At the end of that 35-pitch frame, which started with Gonzalez walking Jose Altuve in a foul-ball-filled 11-pitch at bat that began with Gonzalez up 1-2, the Washington Nationals' starter was up to 77 pitches and he was due up second, having hit a batter, surrendered two singles, one an RBI hit, an RBI double and a sac fly RBI, in that order, in an inning that turned a 2-0 lead into a two-run deficit in the second game of two with the visiting Houston Astros in Nationals Park.
Nats' skipper Matt Williams sent Gonzalez out for the fifth though, in the 28-year-old left-hander's first start back from a DL stint for shoulder inflammation that was the first trip to the Disabled List in his seven-year major league career.
Gonzalez said after the game that in spite of his struggles on the mound, the decision to send him back out for one more inning helped boost his confidence after just under a month out of the Nationals' rotation.
"What I'm looking at now is that Matt Williams let me go out there for the fifth," Gonzalez told reporters.
"It just showed that I've just got to break through one of those innings.
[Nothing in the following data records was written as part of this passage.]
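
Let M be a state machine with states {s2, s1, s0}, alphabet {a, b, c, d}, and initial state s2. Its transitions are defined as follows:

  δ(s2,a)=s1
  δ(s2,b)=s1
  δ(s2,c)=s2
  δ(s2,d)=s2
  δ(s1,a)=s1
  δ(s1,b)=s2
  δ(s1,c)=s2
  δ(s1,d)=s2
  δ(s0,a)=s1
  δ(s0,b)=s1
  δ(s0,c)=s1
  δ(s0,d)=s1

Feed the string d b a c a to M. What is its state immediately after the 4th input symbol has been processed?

s2

s2 → s2 → s1 → s1 → s2
After 4 symbols: s2.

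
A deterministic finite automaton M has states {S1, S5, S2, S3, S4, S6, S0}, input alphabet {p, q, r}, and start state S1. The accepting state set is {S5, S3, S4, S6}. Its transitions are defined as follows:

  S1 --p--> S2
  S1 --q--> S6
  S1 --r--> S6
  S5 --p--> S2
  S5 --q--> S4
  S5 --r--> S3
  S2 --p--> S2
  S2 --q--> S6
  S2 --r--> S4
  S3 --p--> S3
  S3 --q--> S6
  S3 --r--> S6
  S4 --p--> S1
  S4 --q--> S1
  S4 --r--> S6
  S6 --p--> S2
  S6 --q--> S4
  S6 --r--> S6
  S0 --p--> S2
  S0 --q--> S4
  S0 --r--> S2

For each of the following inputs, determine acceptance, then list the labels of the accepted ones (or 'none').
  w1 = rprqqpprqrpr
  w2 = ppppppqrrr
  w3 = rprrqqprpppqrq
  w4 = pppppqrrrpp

w1, w2, w3

w1:
  start at S1
  read 'r': S1 → S6
  read 'p': S6 → S2
  read 'r': S2 → S4
  read 'q': S4 → S1
  read 'q': S1 → S6
  read 'p': S6 → S2
  read 'p': S2 → S2
  read 'r': S2 → S4
  read 'q': S4 → S1
  read 'r': S1 → S6
  read 'p': S6 → S2
  read 'r': S2 → S4
  end S4, accepted
w2:
  start at S1
  read 'p': S1 → S2
  read 'p': S2 → S2
  read 'p': S2 → S2
  read 'p': S2 → S2
  read 'p': S2 → S2
  read 'p': S2 → S2
  read 'q': S2 → S6
  read 'r': S6 → S6
  read 'r': S6 → S6
  read 'r': S6 → S6
  end S6, accepted
w3:
  start at S1
  read 'r': S1 → S6
  read 'p': S6 → S2
  read 'r': S2 → S4
  read 'r': S4 → S6
  read 'q': S6 → S4
  read 'q': S4 → S1
  read 'p': S1 → S2
  read 'r': S2 → S4
  read 'p': S4 → S1
  read 'p': S1 → S2
  read 'p': S2 → S2
  read 'q': S2 → S6
  read 'r': S6 → S6
  read 'q': S6 → S4
  end S4, accepted
w4:
  start at S1
  read 'p': S1 → S2
  read 'p': S2 → S2
  read 'p': S2 → S2
  read 'p': S2 → S2
  read 'p': S2 → S2
  read 'q': S2 → S6
  read 'r': S6 → S6
  read 'r': S6 → S6
  read 'r': S6 → S6
  read 'p': S6 → S2
  read 'p': S2 → S2
  end S2, rejected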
After that I was trying to find my groove. I was building my confidence after that and I hit some bumpy roads and learn how to adjust from there. That's what makes a good pitcher, is learning how to keep your team in the game and making the adjustments as you go along."
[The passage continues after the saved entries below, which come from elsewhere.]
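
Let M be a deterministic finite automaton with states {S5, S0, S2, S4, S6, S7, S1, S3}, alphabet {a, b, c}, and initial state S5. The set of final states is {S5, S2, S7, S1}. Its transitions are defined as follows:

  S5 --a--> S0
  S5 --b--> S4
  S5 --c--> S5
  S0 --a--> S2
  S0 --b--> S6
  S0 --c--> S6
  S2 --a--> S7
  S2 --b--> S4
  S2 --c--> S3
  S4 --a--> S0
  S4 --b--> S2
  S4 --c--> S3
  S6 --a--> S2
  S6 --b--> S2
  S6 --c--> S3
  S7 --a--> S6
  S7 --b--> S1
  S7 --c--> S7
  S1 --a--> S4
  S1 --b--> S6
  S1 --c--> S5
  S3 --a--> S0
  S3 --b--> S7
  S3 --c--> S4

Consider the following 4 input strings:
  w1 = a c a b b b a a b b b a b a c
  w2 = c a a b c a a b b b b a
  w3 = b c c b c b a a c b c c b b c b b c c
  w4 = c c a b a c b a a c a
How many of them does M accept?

w1: S5 → S0 → S6 → S2 → S4 → S2 → S4 → S0 → S2 → S4 → S2 → S4 → S0 → S6 → S2 → S3  → end S3, rejected
w2: S5 → S5 → S0 → S2 → S4 → S3 → S0 → S2 → S4 → S2 → S4 → S2 → S7  → end S7, accepted
w3: S5 → S4 → S3 → S4 → S2 → S3 → S7 → S6 → S2 → S3 → S7 → S7 → S7 → S1 → S6 → S3 → S7 → S1 → S5 → S5  → end S5, accepted
w4: S5 → S5 → S5 → S0 → S6 → S2 → S3 → S7 → S6 → S2 → S3 → S0  → end S0, rejected

2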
Gonzalez pitched around a leadoff single in a scoreless 16-pitch fifth to end his outing after 93 pitches, 61 of them strikes.
"I credit our pitching coach Steve McCatty and Matt Williams for letting me go out there and build my confidence back up there and letting me go out there and pitch," he said.
"Again, that fifth inning made me feel confident again. Gave me that boost of confidence that I needed."
More important than the results, in what ended up a 6-5 comeback win for the Nats, was the fact that Gonzalez got through the outing without any issues with his left shoulder.
"I'm very confident," he told a reporter who asked if the injury concerns were behind him.
"I'm ready to go, keep pitching. I've got to keep moving forward. I'm happy to be with this rotation that's going to constantly keep me moving forward and positive, and I can't give all the credit to the pitching, I've got to give some to the hitting. Six runs, coming back like that. I tip my cap to these guys. They kept me in the game and they worked their tails off to get me out of that jam."
Williams was watching closely and satisfied with an outing Gonzalez himself said "not my strongest outing."
"He was okay," the Nationals' manager said. "I think he felt fine, which is the most important thing. He wanted to go out for one more inning, but we couldn't let him do that. So I think overall his health is good. He got into one tough inning, but other than that he pitched pretty good. The walk and hit batsmen hurt him, but other than that he was okay."
Asked if the lack of command was a result of some rust, Williams said, "I"m sure it is. He tried to go in on [George] Springer and hit him. Found his curveball a little bit better late, but command was an issue, but I think for the first time out of the DL it was okay."
"Felt like it was not my strongest outing," Gonzalez said. "But it was definitely a step to the right direction. I'm back off the DL, which is a great sign. The first three innings was trying to get the arm on top, and then the fourth inning, got ahead of the hitters, but I couldn't put them away. So, walking a guy and hitting a guy definitely will start something, but it's something to learn from. Dust the cobwebs off a little bit and get back at it. It's definitely a work in progress."
Gonzalez wouldn't blame inconsistent mechanics after the time off for his struggles though.
"There should be no excuses," he insisted.
"You've still got to out there, execute your pitches, do your job and you want to keep up with this rotation. It's a great rotation. You don't want to be the guy left out. But I just see a work in progress and stuff moving forward. So I can't be negative about the whole game. I've got to look at some of the positives that happened."
Like Williams letting him hit in the fourth before sending him back out for the fifth.
As for what he needs to improve next time out?
"I think what it is, is just finishing what I started," Gonzalez said. "Getting ahead of the guys, making sure to put them away early. Can't fall behind on guys, especially when you've got them in 1-2 counts, 0-2, and giving them a chance to come back. Hitting a guy and walking a guy ahead in the count, it's something that needs to stop. And as a professional pitcher as I like to look at myself, I've got to do better at that."